Vulvodynia is a medical term that means "painful vulva". The term can cover a wide variety of vulvar pain syndromes, including various infections and skin disorders.

VVS is an inflammation of the vestibule, or opening to the vagina and the tissues immediately around the vaginal opening. This condition is also sometimes called "vestibular adenitis".The classic description of VVS involves redness of the vulvar vestibule, especially with small red spots; pain with intercourse or tampon insertion and stinging pain when urinating.

Sometimes an infection that will respond to medication is found, such as ureaplasma, candida, or strep. In a lucky few, it clears up on its own after 6 - 12 months. Some women develop vulvar pain as part of the hormonal changes of menopause. This particular problem often responds to estrogen creams or estrogen replacement therapy.

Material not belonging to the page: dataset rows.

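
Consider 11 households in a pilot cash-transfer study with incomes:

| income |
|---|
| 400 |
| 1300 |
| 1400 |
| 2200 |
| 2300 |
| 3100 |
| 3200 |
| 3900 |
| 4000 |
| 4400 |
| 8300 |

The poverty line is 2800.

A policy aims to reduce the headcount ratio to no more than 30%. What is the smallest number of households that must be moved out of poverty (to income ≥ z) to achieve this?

2

5 of the 11 households are poor, so H = 5/11 = 0.455.
A headcount ratio of at most 30% allows at most ⌊0.30 × 11⌋ = 3 poor households.
So at least 5 − 3 = 2 must be lifted.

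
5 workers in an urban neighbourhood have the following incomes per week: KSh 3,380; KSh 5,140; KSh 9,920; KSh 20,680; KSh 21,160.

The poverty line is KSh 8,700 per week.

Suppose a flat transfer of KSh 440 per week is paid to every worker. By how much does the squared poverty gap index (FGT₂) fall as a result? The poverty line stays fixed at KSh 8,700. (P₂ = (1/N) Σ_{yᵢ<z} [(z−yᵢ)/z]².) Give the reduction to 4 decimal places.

Before: below the line — KSh 3,380, KSh 5,140; squared poverty gap index (FGT₂) = 0.108273.
After the KSh 440 transfer: below the line — KSh 3,820, KSh 5,580; squared poverty gap index (FGT₂) = 0.088648.
Reduction = 0.108273 − 0.088648 = 0.0196.

0.0196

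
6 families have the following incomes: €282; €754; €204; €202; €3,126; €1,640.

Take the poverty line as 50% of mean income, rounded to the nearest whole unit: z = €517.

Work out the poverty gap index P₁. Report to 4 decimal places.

0.2782

Incomes under z: €202, €204, €282 (q = 3 of N = 6).
Relative gaps: (517−202)/517 = 0.6093; (517−204)/517 = 0.6054; (517−282)/517 = 0.4545.
Σ = 1.669246. Dividing by the full population N = 6 gives P₁ = 0.2782.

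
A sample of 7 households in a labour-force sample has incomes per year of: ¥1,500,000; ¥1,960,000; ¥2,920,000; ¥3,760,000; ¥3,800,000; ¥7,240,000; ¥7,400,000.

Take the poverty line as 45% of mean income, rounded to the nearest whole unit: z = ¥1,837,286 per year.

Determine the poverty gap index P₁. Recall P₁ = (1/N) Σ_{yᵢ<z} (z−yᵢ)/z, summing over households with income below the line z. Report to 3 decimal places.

Below the line: ¥1,500,000 (q = 1 of N = 7).
Gap ratios (z−y)/z: (1837286−1500000)/1837286 = 0.1836.
Σ = 0.183578. Dividing by the full population N = 7 gives P₁ = 0.026.

0.026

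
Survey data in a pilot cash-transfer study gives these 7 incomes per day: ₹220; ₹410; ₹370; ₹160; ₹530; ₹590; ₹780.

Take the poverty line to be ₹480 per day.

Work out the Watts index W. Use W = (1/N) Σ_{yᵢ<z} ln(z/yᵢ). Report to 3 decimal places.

0.328

Below the line: ₹160, ₹220, ₹370, ₹410 (q = 4 of N = 7).
ln(z/y) terms: ln(480/160) = 1.0986; ln(480/220) = 0.7802; ln(480/370) = 0.2603; ln(480/410) = 0.1576.
W = 2.296683 / 7 = 0.328.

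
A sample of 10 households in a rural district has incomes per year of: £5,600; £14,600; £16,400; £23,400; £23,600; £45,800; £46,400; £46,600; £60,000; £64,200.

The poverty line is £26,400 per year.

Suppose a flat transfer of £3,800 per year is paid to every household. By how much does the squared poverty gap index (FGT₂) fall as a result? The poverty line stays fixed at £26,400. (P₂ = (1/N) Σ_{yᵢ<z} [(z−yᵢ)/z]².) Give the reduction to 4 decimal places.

0.0427

Before: below the line — £5,600, £14,600, £16,400, £23,400, £23,600; squared poverty gap index (FGT₂) = 0.098818.
After the £3,800 transfer: below the line — £9,400, £18,400, £20,200; squared poverty gap index (FGT₂) = 0.056164.
Reduction = 0.098818 − 0.056164 = 0.0427.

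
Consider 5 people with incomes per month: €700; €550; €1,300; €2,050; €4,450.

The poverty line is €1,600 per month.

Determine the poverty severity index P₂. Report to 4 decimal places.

Below the line: €550, €700, €1,300 (q = 3 of N = 5).
Normalized shortfalls: (1600−550)/1600 = 0.6562; (1600−700)/1600 = 0.5625; (1600−1300)/1600 = 0.1875.
Squared: 0.4307; 0.3164; 0.0352.
Sum = 0.782227; P₂ = 0.782227 / 5 = 0.1564.

0.1564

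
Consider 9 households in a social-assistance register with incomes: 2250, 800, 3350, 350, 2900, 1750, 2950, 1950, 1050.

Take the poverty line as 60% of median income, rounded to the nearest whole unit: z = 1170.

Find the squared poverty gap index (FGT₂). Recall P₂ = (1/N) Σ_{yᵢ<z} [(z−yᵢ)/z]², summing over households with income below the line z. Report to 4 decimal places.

Incomes under z: 350, 800, 1050 (q = 3 of N = 9).
Normalized shortfalls: (1170−350)/1170 = 0.7009; (1170−800)/1170 = 0.3162; (1170−1050)/1170 = 0.1026.
Squared: 0.4912; 0.1000; 0.0105.
Sum = 0.601724; P₂ = 0.601724 / 9 = 0.0669.

0.0669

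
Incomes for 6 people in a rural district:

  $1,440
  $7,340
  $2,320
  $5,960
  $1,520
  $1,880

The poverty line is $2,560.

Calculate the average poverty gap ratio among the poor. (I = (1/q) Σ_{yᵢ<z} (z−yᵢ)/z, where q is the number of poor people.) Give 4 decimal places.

Below the line: $1,440, $1,520, $1,880, $2,320 (q = 4 of N = 6).
Relative gaps: 0.4375, 0.4062, 0.2656, 0.0938; sum = 1.203125.
I averages over the q = 4 poor units only: 1.203125 / 4 = 0.3008.

0.3008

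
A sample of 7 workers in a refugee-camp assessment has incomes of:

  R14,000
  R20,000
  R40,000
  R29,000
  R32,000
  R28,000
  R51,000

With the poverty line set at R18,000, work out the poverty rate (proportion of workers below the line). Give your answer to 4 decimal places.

0.1429

1 of the 7 workers have income below R18,000.
H = 1/7 = 0.1429.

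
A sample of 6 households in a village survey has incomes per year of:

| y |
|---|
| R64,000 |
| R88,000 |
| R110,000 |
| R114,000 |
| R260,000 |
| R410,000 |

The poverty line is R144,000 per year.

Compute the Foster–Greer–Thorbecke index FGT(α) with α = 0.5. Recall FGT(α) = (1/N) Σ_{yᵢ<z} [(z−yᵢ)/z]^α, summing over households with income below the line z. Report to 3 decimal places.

0.385

Below z: R64,000, R88,000, R110,000, R114,000 (q = 4 of N = 6).
Normalized shortfalls: (144000−64000)/144000 = 0.5556; (144000−88000)/144000 = 0.3889; (144000−110000)/144000 = 0.2361; (144000−114000)/144000 = 0.2083.
Raised to α = 0.5: 0.74536; 0.62361; 0.48591; 0.45644.
Sum = 2.311314; FGT(0.5) = 2.311314 / 6 = 0.385.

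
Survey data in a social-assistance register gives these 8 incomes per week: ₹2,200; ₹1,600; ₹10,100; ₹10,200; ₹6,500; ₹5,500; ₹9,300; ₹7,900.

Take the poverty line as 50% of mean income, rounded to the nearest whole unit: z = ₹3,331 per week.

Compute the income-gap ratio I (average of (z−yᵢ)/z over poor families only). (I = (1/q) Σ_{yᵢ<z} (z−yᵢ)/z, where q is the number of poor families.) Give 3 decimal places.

Below the line: ₹1,600, ₹2,200 (q = 2 of N = 8).
Shortfall ratios (z−y)/z: 0.5197, 0.3395; sum = 0.859201.
The income-gap ratio divides by q (the poor only): 0.859201 / 2 = 0.430.

0.430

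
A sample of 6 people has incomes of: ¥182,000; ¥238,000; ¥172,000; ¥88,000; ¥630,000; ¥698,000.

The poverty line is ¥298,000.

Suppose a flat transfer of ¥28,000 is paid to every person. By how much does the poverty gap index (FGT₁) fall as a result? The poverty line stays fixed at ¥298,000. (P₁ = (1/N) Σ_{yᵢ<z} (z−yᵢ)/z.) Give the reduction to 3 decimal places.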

But for many women, the treatment is symptomatic, to try to reduce the pain. A prescription anesthetic, xylocaine (available both as a jelly and a liquid solution), may be helpful if applied directly to the sore areas. Unfortunately, the effects last only for a couple of hours and repeated applications can cause damage to the underlying skin. Xylocaine can very useful for intercourse, however, and also during pelvic examinations and sometimes during tampon changes.

Some physicians are injecting xylocaine directly into the affected area to create a nerve block. The effects of a nerve block can last from a few hours to a couple of days. Unfortunately, the more often you inject a nerve, the less responsive it becomes to the anesthetic.

Topical corticosteroids are often prescribed for vulvar itching, but seem to be of little help in VVS.